There were more flashy picks and names available, but most of those guys are still available. I couldn’t tell you whether that speaks to their skill sets being overrated by the outsiders or their cost concerns being feared by the insiders, but the Rays stand a chance to still grab one (or two) of those fellows while also grabbing a bunch of their guys beforehand.

After Hager, the Rays tabbed another high school shortstop in Brandon Martin. I had the sneaking suspicion the Rays would take a toolsy shortstop early because it’s a safe bet. I just misidentified it as being Trevor Story instead of Martin, who flashed five tools during the season. People are going to question why you need more shortstops when you have Tim Beckham and Hak-Ju Lee within three years of being ready, but Hager and Martin can move to second, they can move to third, they can move to center. That’s the beauty of drafting athletes up the middle: they aren’t at the end of the defensive spectrum line early into their developmental cycle.

Tyler Goeddel is another prop athlete who played third base but apparently might be able to cut it in center field. He has a lean, projectable frame with tantalizing bat speed and athleticism. He is essentially a traditional Rays pick to the core, as he also has baseball blood lines. The same applies for the other two positional players taken by the Rays before the end of the first night: college outfielders Kes Carter—who also flashed five tools during the season—and James Harris Jr.—the only pick to fall outside of BA’s top 200, but described as an “explosive athlete” with a high ceiling.

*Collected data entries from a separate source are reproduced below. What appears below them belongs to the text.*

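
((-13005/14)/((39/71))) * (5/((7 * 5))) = -307785/1274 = -241.59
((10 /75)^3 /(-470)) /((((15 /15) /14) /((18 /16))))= -7 /88125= -0.00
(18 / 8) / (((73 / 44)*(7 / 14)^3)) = 792 / 73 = 10.85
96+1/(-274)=96.00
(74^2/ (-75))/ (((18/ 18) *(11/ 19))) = -126.11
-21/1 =-21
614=614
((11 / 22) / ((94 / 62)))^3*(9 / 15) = 89373 / 4152920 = 0.02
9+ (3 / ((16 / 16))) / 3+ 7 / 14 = 21 / 2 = 10.50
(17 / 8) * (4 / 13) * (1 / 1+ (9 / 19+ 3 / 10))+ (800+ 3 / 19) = 3958509 / 4940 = 801.32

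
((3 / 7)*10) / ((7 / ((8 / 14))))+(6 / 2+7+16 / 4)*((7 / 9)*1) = 34694 / 3087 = 11.24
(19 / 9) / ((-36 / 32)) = -1.88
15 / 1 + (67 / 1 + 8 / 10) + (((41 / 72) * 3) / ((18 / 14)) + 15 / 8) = 23221 / 270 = 86.00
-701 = -701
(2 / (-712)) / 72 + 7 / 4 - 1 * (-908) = 23318711 / 25632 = 909.75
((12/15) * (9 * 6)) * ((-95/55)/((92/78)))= -80028/1265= -63.26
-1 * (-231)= 231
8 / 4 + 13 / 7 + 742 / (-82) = -1490 / 287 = -5.19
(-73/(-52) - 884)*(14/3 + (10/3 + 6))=-321265/26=-12356.35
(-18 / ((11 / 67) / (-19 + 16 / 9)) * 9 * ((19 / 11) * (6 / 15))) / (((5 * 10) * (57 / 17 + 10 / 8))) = 48302712 / 946825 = 51.02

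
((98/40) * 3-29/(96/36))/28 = -141/1120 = -0.13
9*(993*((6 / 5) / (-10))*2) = -53622 / 25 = -2144.88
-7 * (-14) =98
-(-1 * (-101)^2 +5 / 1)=10196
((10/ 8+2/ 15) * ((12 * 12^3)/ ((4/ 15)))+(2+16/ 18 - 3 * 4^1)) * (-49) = -47433470/ 9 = -5270385.56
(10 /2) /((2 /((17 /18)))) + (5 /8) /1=215 /72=2.99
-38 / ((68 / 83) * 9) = -1577 / 306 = -5.15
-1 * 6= -6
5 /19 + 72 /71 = 1723 /1349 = 1.28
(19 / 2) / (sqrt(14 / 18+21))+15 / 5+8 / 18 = 1381 / 252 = 5.48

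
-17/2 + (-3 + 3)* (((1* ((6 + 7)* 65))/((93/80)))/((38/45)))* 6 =-17/2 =-8.50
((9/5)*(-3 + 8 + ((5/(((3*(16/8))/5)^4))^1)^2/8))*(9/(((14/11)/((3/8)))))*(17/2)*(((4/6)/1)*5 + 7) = 12745162463/5308416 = 2400.94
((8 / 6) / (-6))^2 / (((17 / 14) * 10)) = 28 / 6885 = 0.00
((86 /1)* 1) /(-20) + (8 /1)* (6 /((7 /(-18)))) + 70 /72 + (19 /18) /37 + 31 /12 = -124.14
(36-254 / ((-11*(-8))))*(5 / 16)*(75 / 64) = 546375 / 45056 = 12.13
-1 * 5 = -5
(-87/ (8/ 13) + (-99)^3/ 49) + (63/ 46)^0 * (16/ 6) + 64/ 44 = -257934451/ 12936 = -19939.27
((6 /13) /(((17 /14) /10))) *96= 80640 /221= 364.89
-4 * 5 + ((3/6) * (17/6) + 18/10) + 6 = -647/60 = -10.78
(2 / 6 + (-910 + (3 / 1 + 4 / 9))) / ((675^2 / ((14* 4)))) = -456736 / 4100625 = -0.11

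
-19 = -19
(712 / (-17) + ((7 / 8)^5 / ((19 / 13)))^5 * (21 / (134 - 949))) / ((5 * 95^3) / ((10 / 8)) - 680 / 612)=-488538971297366591600765266507802703 / 40003444288873103484413600391292675686400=-0.00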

The other three picks on the night for the Rays were pitchers. Jeff Ames, a big righty with a power fastball; Blake Snell, a tall prep lefty who needs to develop his secondary stuff; and Grayson Garvin, an even taller lefty who could use some work on his breaking stuff but has good velocity and a fastball that might become above average. Garvin is the only one of those pitchers that I have experience with and even then I wasn’t zoned in on him throughout the game.

As for whether these are good picks or whether I like them, I can’t really answer the first and I only have so much to offer on the second. My philosophy when it comes to drafting players or evaluating lower-level prospects isn’t based on quantitative data much at all. I want tools and I want ambition. Surviving through the minors isn’t easy, but I want someone who puts in the work and has a good foundation for success with innate abilities. Sprinkle in some good luck and I think you’re going to generate a few decent players over the years. Are there a few players who I think fit that criteria of the 10 offered here? Yeah, but we’ll see.

Before the draft, R.J. Harrison said this class offered the most velocity he had seen. Sure enough, the Rays added four pitchers who can dance near or around the mid-to-upper 90s on the first night; heck, before the second round even begins. Yeah, there are 49 rounds to go. Let’s see who else they can pluck.